The frontal gyrus in the frontal-limbic system is known to be involved in cognitive processing [50]. McDonald et al. [51] reviewed the currently published articles in the changes of brain structure in BC patients after chemotherapy, and the results revealed that the frontal gyrus showed a significant change after chemotherapy that was related to a failure to regulate cognition-related processes. Moreover, functional neuroimaging studies have also shown abnormalities after chemotherapy, manifested as a decrease in gray matter density in the frontal gyrus, which is consistent with our findings (decreased centrality of the frontal gyrus) [52, 53]. In addition, it has been suggested that there is a cognitive neurobiological model demonstrating that functional deficits in the frontal gyrus may impair top-down control over the limbic areas [54]. However, the changes in the frontal gyrus only appeared after the first cycle of NAC. This was consistent with longitudinal studies suggesting that the frontal gyrus gradually recovers over time after early chemotherapy-related acute injury [16, 39]. Taken together, alternations in the frontal-limbic system may be associated with acute impairment of cognitive regulation in BC patients after early chemotherapy.

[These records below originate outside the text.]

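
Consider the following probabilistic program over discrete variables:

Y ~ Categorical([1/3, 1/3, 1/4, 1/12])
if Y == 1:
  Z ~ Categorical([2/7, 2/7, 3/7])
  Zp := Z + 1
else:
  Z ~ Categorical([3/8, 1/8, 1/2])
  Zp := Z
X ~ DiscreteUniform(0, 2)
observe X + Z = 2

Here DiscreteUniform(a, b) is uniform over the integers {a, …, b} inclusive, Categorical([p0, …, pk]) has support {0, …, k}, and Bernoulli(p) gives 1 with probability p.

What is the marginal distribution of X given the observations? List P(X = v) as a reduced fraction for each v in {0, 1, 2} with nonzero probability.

Enumerate traces; 12 have nonzero weight after conditioning:
  (Y=0, Z=0, X=2) weight 1/24
  (Y=0, Z=1, X=1) weight 1/72
  (Y=0, Z=2, X=0) weight 1/18
  (Y=1, Z=0, X=2) weight 2/63
  (Y=1, Z=1, X=1) weight 2/63
  (Y=1, Z=2, X=0) weight 1/21
  (Y=2, Z=0, X=2) weight 1/32
  (Y=2, Z=1, X=1) weight 1/96
  … 4 more
Group by X:
  weight(X=0) = 10/63
  weight(X=1) = 5/84
  weight(X=2) = 29/252
Total weight = 10/63 + 5/84 + 29/252 = 1/3
P(X=0 | obs) = 10/63 / 1/3 = 10/21
P(X=1 | obs) = 5/84 / 1/3 = 5/28
P(X=2 | obs) = 29/252 / 1/3 = 29/84

P(X=0) = 10/21, P(X=1) = 5/28, P(X=2) = 29/84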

Some limitations must also be considered. First, the brain parcellation template we selected for constructing brain networks may affect the network analysis results. As different templates may lead to different estimates of graph theory parameters, this factor needs to be considered [55]. Second, the sample size of participants in our study was relatively small. Third, our study lacked a BC control group without NAC treatment. In addition, the HC groups in our study consisted of two cohorts that were assessed at two time points (tp1 vs. tp2 and tp1 vs. tp3) due to some people refusing follow-up. Since there was no difference within the HC group and no difference between HC and BC at baseline, we basically ruled out the aging effects on topological properties, and indicated that the tumor itself had no significant effect on topological properties at baseline. In the future, we will try to include and expand healthy controls with data acquisition time intervals identical to those of BC patients who received NAC. Fourth, in this study, the FACT-Cog, the clinical scale we used for the assessment of cognitive function, is not a direct objective measure. We will pay attention to and correct this problem in future clinical-scale collection processes.